Médecin de campagne, de Thomas Lilti : pourquoi voir ce film ? Parce que c’est un film engagé (ICI une belle interview au réalisateur), un film qui raconte les difficultés et les sacrifices de la médecine en zone rurale, un film qui montre les défis du futur et qui envisage des réponses…et qui pose beaucoup d’autres questions.

Tout commence avec François Cluzet, patient oncologique, à qui on diagnostique une tumeur au cerveau.

Le film continue avec François Cluzet, médecin de campagne, qui est débordé et toujours en retard.

médecin de campagneUn médecin qui se néglige en tant que patient mais qui ne néglige jamais ses patients ; un médecin prêt à porter secours au milieu de la nuit, sous la pluie battante, dans la boue : un médecin-héros.

Un héros solitaire : compétent et efficace dans la pratique de la médecine, mais brusque avec sa consœur venue le seconder ; il est « une autorité » dans son village, mais il vit dans la solitude après le départ de son fils à Paris et de sa femme on ne sait pas trop où.

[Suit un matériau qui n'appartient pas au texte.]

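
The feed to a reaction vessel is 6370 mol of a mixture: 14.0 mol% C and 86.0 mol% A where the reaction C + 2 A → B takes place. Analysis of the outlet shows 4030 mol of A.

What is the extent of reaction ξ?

ξ = 724 mol

For A: n = n₀ − 2ξ → 4030 = 5478 − 2ξ, giving ξ = 724.1 mol.
Outlet amounts (n = n₀ + ν ξ):
  C: 891.8 − 1(724.1) = 167.7
  A: 5478 − 2(724.1) = 4030
  B: 0 + 1(724.1) = 724.1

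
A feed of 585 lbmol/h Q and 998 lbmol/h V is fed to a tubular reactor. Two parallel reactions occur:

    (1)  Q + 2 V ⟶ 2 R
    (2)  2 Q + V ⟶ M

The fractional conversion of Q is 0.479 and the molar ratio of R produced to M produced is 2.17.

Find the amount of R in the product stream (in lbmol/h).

Conversion of Q: Q consumed = 0.479 × 585 = 280.2 lbmol/h = 1ξ₁ + 2ξ₂.
Selectivity: 2ξ₁ / (1ξ₂) = 2.17 → ξ₁ = 1.085 ξ₂.
Substitute: (1·1.085 + 2) ξ₂ = 280.2 → ξ₂ = 90.83 lbmol/h, ξ₁ = 98.55 lbmol/h.
Outlet amounts (n = n₀ + Σ ν·ξ):
  Q: 585 − 1(98.55) − 2(90.83) = 304.8
  V: 998 − 2(98.55) − 1(90.83) = 710.1
  R: 0 + 2(98.55) = 197.1
  M: 0 + 1(90.83) = 90.83

197 lbmol/h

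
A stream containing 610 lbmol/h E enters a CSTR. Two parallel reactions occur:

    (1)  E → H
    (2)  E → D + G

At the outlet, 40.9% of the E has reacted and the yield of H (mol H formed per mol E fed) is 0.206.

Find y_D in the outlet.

Yield of H: 1ξ₁ / 610 = 0.206 → ξ₁ = 125.7 lbmol/h.
Conversion of E: 1ξ₁ + 1ξ₂ = 0.409 × 610 = 249.5 → ξ₂ = 123.8 lbmol/h.
Outlet amounts (n = n₀ + Σ ν·ξ):
  E: 610 − 1(125.7) − 1(123.8) = 360.5
  H: 0 + 1(125.7) = 125.7
  D: 0 + 1(123.8) = 123.8
  G: 0 + 1(123.8) = 123.8
Total out = 733.8 lbmol/h; y_D = 123.8 / 733.8 = 0.1687.

0.169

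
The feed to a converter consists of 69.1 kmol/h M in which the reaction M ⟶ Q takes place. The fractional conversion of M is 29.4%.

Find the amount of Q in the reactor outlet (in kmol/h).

20.3 kmol/h

M reacted = 0.294 × 69.1 = 20.32 kmol/h; ν_M = −1, so ξ = 20.32/1 = 20.32 kmol/h.
Outlet amounts (n = n₀ + ν ξ):
  M: 69.1 − 1(20.32) = 48.78
  Q: 0 + 1(20.32) = 20.32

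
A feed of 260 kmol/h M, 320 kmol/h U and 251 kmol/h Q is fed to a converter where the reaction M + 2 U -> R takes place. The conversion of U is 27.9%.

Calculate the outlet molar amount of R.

U reacted = 0.279 × 320 = 89.28 kmol/h; ν_U = −2, so ξ = 89.28/2 = 44.64 kmol/h.
Outlet amounts (n = n₀ + ν ξ):
  M: 260 − 1(44.64) = 215.4
  U: 320 − 2(44.64) = 230.7
  R: 0 + 1(44.64) = 44.64
  Q: 251 (inert)

44.6 kmol/h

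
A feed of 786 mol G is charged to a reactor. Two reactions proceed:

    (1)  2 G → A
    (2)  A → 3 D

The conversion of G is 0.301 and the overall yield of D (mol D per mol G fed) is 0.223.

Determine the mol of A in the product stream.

Conversion of G: G consumed = 2ξ₁ = 0.301 × 786 → ξ₁ = 118.3 mol.
Yield of D: 3ξ₂ / 786 = 0.223 → ξ₂ = 58.43 mol.
Outlet amounts (n = n₀ + Σ ν·ξ):
  G: 786 − 2(118.3) = 549.4
  A: 0 + 1(118.3) − 1(58.43) = 59.87
  D: 0 + 3(58.43) = 175.3

59.9 mol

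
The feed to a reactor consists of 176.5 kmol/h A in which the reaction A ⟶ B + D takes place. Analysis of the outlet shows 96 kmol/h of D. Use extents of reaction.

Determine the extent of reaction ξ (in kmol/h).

ξ = 96 kmol/h

For D: n = n₀ + 1ξ → 96 = 0 + 1ξ, giving ξ = 96 kmol/h.
Outlet amounts (n = n₀ + ν ξ):
  A: 176.5 − 1(96) = 80.5
  B: 0 + 1(96) = 96
  D: 0 + 1(96) = 96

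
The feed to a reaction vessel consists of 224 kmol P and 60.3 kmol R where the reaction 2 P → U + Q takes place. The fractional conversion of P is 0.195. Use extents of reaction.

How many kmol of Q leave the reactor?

21.8 kmol

P reacted = 0.195 × 224 = 43.68 kmol; ν_P = −2, so ξ = 43.68/2 = 21.84 kmol.
Outlet amounts (n = n₀ + ν ξ):
  P: 224 − 2(21.84) = 180.3
  U: 0 + 1(21.84) = 21.84
  Q: 0 + 1(21.84) = 21.84
  R: 60.3 (inert)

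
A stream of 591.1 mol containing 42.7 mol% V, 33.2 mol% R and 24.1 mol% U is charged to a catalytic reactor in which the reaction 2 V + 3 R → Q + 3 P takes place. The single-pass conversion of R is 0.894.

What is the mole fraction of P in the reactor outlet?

0.329

R reacted = 0.894 × 196.2 = 175.4 mol; ν_R = −3, so ξ = 175.4/3 = 58.48 mol.
Outlet amounts (n = n₀ + ν ξ):
  V: 252.4 − 2(58.48) = 135.4
  R: 196.2 − 3(58.48) = 20.8
  Q: 0 + 1(58.48) = 58.48
  P: 0 + 3(58.48) = 175.4
  U: 142.5 (inert)
Total out = 532.6 mol; y_P = 175.4 / 532.6 = 0.3294.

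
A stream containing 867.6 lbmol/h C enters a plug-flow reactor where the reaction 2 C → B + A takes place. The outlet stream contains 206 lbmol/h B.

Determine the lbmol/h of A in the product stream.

206 lbmol/h

For B: n = n₀ + 1ξ → 206 = 0 + 1ξ, giving ξ = 206 lbmol/h.
Outlet amounts (n = n₀ + ν ξ):
  C: 867.6 − 2(206) = 455.6
  B: 0 + 1(206) = 206
  A: 0 + 1(206) = 206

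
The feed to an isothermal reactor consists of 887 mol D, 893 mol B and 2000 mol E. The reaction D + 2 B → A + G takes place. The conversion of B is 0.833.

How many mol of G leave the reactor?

372 mol

B reacted = 0.833 × 893 = 743.9 mol; ν_B = −2, so ξ = 743.9/2 = 371.9 mol.
Outlet amounts (n = n₀ + ν ξ):
  D: 887 − 1(371.9) = 515.1
  B: 893 − 2(371.9) = 149.1
  A: 0 + 1(371.9) = 371.9
  G: 0 + 1(371.9) = 371.9
  E: 2000 (inert)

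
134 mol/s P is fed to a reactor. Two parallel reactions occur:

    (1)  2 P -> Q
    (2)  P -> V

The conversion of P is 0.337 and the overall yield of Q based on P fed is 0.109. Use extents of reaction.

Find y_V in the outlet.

Yield of Q: 1ξ₁ / 134 = 0.109 → ξ₁ = 14.61 mol/s.
Conversion of P: 2ξ₁ + 1ξ₂ = 0.337 × 134 = 45.16 → ξ₂ = 15.95 mol/s.
Outlet amounts (n = n₀ + Σ ν·ξ):
  P: 134 − 2(14.61) − 1(15.95) = 88.84
  Q: 0 + 1(14.61) = 14.61
  V: 0 + 1(15.95) = 15.95
Total out = 119.4 mol/s; y_V = 15.95 / 119.4 = 0.1336.

0.134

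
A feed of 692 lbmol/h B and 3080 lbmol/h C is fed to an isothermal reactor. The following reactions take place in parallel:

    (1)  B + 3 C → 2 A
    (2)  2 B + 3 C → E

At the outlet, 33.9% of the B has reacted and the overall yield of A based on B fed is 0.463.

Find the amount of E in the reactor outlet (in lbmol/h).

37.2 lbmol/h

Yield of A: 2ξ₁ / 692 = 0.463 → ξ₁ = 160.2 lbmol/h.
Conversion of B: 1ξ₁ + 2ξ₂ = 0.339 × 692 = 234.6 → ξ₂ = 37.2 lbmol/h.
Outlet amounts (n = n₀ + Σ ν·ξ):
  B: 692 − 1(160.2) − 2(37.2) = 457.4
  C: 3080 − 3(160.2) − 3(37.2) = 2488
  A: 0 + 2(160.2) = 320.4
  E: 0 + 1(37.2) = 37.2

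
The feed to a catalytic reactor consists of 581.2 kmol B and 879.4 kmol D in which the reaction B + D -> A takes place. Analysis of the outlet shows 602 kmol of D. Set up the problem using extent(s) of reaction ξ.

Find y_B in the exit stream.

For D: n = n₀ − 1ξ → 602 = 879.4 − 1ξ, giving ξ = 277.4 kmol.
Outlet amounts (n = n₀ + ν ξ):
  B: 581.2 − 1(277.4) = 303.8
  D: 879.4 − 1(277.4) = 602
  A: 0 + 1(277.4) = 277.4
Total out = 1183 kmol; y_B = 303.8 / 1183 = 0.2568.

0.257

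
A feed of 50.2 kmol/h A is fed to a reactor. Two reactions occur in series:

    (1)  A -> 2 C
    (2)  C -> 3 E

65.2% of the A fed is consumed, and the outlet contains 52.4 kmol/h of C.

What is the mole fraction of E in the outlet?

0.359

Conversion of A: A consumed = 1ξ₁ = 0.652 × 50.2 → ξ₁ = 32.73 kmol/h.
C balance: n_C = 0 + 2ξ₁ − 1ξ₂ = 52.4 → ξ₂ = (2·32.73 − 52.4)/1 = 13.06 kmol/h.
Outlet amounts (n = n₀ + Σ ν·ξ):
  A: 50.2 − 1(32.73) = 17.47
  C: 0 + 2(32.73) − 1(13.06) = 52.4
  E: 0 + 3(13.06) = 39.18
Total out = 109.1 kmol/h; y_E = 39.18 / 109.1 = 0.3593.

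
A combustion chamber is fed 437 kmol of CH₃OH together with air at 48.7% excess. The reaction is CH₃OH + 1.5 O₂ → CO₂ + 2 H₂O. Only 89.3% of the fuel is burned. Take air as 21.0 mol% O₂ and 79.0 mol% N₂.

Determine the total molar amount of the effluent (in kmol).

Stoichiometric O₂ = 1.5 × 437 = 655.5 kmol; O₂ fed = 655.5 × 1.487 = 974.7 kmol.
N₂ fed = 974.7 × 79/21 = 3667 kmol.
Fuel reacted = 0.893 × 437 → ξ = 390.2 kmol.
Outlet (n = n₀ + ν ξ):
  CH₃OH: 437 − 1(390.2) = 46.76
  O₂: 974.7 − 1.5(390.2) = 389.4
  N₂: 3667 (inert)
  CO₂: 0 + 1(390.2) = 390.2
  H₂O: 0 + 2(390.2) = 780.5
Total out = 46.76 + 389.4 + 3667 + 390.2 + 780.5 = 5274 kmol.

5270 kmol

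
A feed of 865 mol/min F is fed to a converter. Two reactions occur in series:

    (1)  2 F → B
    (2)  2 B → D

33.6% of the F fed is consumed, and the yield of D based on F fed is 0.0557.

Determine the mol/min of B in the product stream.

Conversion of F: F consumed = 2ξ₁ = 0.336 × 865 → ξ₁ = 145.3 mol/min.
Yield of D: 1ξ₂ / 865 = 0.0557 → ξ₂ = 48.18 mol/min.
Outlet amounts (n = n₀ + Σ ν·ξ):
  F: 865 − 2(145.3) = 574.4
  B: 0 + 1(145.3) − 2(48.18) = 48.96
  D: 0 + 1(48.18) = 48.18

49 mol/min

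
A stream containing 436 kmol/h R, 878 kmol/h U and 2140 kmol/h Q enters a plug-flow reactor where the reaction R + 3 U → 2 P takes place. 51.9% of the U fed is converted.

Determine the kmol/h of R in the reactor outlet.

284 kmol/h

U reacted = 0.519 × 878 = 455.7 kmol/h; ν_U = −3, so ξ = 455.7/3 = 151.9 kmol/h.
Outlet amounts (n = n₀ + ν ξ):
  R: 436 − 1(151.9) = 284.1
  U: 878 − 3(151.9) = 422.3
  P: 0 + 2(151.9) = 303.8
  Q: 2140 (inert)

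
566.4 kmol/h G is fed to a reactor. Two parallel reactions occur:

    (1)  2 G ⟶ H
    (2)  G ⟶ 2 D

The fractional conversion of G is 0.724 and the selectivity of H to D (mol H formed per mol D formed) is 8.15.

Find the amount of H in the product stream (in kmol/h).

199 kmol/h

Conversion of G: G consumed = 0.724 × 566.4 = 410.1 kmol/h = 2ξ₁ + 1ξ₂.
Selectivity: 1ξ₁ / (2ξ₂) = 8.15 → ξ₁ = 16.3 ξ₂.
Substitute: (2·16.3 + 1) ξ₂ = 410.1 → ξ₂ = 12.2 kmol/h, ξ₁ = 198.9 kmol/h.
Outlet amounts (n = n₀ + Σ ν·ξ):
  G: 566.4 − 2(198.9) − 1(12.2) = 156.3
  H: 0 + 1(198.9) = 198.9
  D: 0 + 2(12.2) = 24.41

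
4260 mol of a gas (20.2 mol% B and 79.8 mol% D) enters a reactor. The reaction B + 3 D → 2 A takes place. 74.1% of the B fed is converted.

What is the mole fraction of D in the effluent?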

Un héros qui a un secret inavouable : un cancer, la chimio, la fatigue. Personne, dans son entourage, n’est au courant de sa maladie et pour garder son secret Cluzet refuse de se soumettre à une radiothérapie :

s’agit-il du droit du patient de choisir son traitement ?

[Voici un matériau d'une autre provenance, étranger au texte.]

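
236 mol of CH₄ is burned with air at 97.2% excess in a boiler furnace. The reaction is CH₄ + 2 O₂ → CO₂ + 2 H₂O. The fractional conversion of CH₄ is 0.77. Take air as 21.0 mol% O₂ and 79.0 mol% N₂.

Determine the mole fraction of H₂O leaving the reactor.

0.0779

Stoichiometric O₂ = 2 × 236 = 472 mol; O₂ fed = 472 × 1.972 = 930.8 mol.
N₂ fed = 930.8 × 79/21 = 3502 mol.
Fuel reacted = 0.77 × 236 → ξ = 181.7 mol.
Outlet (n = n₀ + ν ξ):
  CH₄: 236 − 1(181.7) = 54.28
  O₂: 930.8 − 2(181.7) = 567.3
  N₂: 3502 (inert)
  CO₂: 0 + 1(181.7) = 181.7
  H₂O: 0 + 2(181.7) = 363.4
Total out = 4668 mol; y_H₂O = 363.4 / 4668 = 0.07785.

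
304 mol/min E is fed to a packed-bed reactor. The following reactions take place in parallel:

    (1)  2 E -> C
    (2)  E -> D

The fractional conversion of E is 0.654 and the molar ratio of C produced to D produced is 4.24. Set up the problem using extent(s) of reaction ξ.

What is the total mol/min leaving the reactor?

Conversion of E: E consumed = 0.654 × 304 = 198.8 mol/min = 2ξ₁ + 1ξ₂.
Selectivity: 1ξ₁ / (1ξ₂) = 4.24 → ξ₁ = 4.24 ξ₂.
Substitute: (2·4.24 + 1) ξ₂ = 198.8 → ξ₂ = 20.97 mol/min, ξ₁ = 88.92 mol/min.
Outlet amounts (n = n₀ + Σ ν·ξ):
  E: 304 − 2(88.92) − 1(20.97) = 105.2
  C: 0 + 1(88.92) = 88.92
  D: 0 + 1(20.97) = 20.97
Total out = 105.2 + 88.92 + 20.97 = 215.1 mol/min.

215 mol/min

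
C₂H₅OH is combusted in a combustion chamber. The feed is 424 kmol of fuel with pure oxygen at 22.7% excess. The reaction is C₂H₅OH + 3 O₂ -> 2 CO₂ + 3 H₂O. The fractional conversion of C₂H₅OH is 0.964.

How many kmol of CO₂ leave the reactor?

Stoichiometric O₂ = 3 × 424 = 1272 kmol; O₂ fed = 1272 × 1.227 = 1561 kmol.
Fuel reacted = 0.964 × 424 → ξ = 408.7 kmol.
Outlet (n = n₀ + ν ξ):
  C₂H₅OH: 424 − 1(408.7) = 15.26
  O₂: 1561 − 3(408.7) = 334.5
  CO₂: 0 + 2(408.7) = 817.5
  H₂O: 0 + 3(408.7) = 1226

817 kmol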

Les droits des patients sont un sujet qui tient à cœur à Thomas Lilti : déjà dans Hippocrate, lorsque les directives anticipées d’une vieille dame ne sont pas respectées, le débat s’enflamme. Et dans Médecin de campagne, Cluzet, le médecin-héros, organise une évasion de l’hôpital pour permettre à un patient de mourir chez soi, comme il le souhaite.

Cluzet est donc un médecin à l’écoute, compréhensif, et son patient a la liberté de faire un choix.

Est-ce que Cluzet, en tant que patient, a la même liberté ? Est-ce que des choix, tels que déclarer ou cacher sa maladie, sont théoriquement possibles, voire souhaitables, mais pourtant difficiles, voire impossibles, à cause de lois invisibles qui rendent la maladie inavouable, comme s’il s’agissait d’une honte, ou d’une faute ? Et est-ce que c’est un hasard si cette maladie est le cancer ?

En attendant le prochain film de Thomas Lilti (et sa réponse ?), le débat est ouvert.